UMN was banned from contributing to the Linux kernel in April following two research projects — one into “hypocrite commits” and one the researchers said was meant to “automatically identify bugs introduced by other patches (not from us)”—that drew ire from the Linux developer community. The Linux Foundation Technical Advisory Board (TAB) ended up reviewing 435 contributions associated with UMN.
TAB released the findings of that review two weeks ago. The final tally showed that many of UMN’s contributions were made in good faith: 349 contributions were “found to be correct,” 39 were “found to be incorrect and in need of fixing” and the remaining 47 were essentially deemed irrelevant. But it still made it clear that UMN would have to make changes if it wanted to regain the Linux community’s trust.

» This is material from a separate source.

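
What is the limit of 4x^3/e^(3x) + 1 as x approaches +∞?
The quotient is an ∞/∞ indeterminate form as x → +∞.
The exponential denominator e^(3x) dominates the polynomial numerator (e^x ≫ x^3 as x → ∞), so the quotient → 0.
Adding the constant: 0 + 1 = 1. Limit = 1.

Final answer: 1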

Those changes include a more thorough review process for proposed research projects and the addition of an experienced Linux developer who could stop contentious projects from “getting beyond the idea stage.” UMN’s Department of Computer Science & Engineering acknowledged TAB’s report, but it doesn’t appear to have clarified its response to these issues beyond that brief statement.
Phoronix said the changes included in Kroah-Hartman’s pull request affect the Advanced Linux Sound Architecture, networking features and other aspects of the Linux kernel. More information about scope of the changes are in the message accompanying the pull request.
Linux 5.13-rc3 should be available via The Linux Kernel Archives soon; 5.13 proper is expected to debut this summer.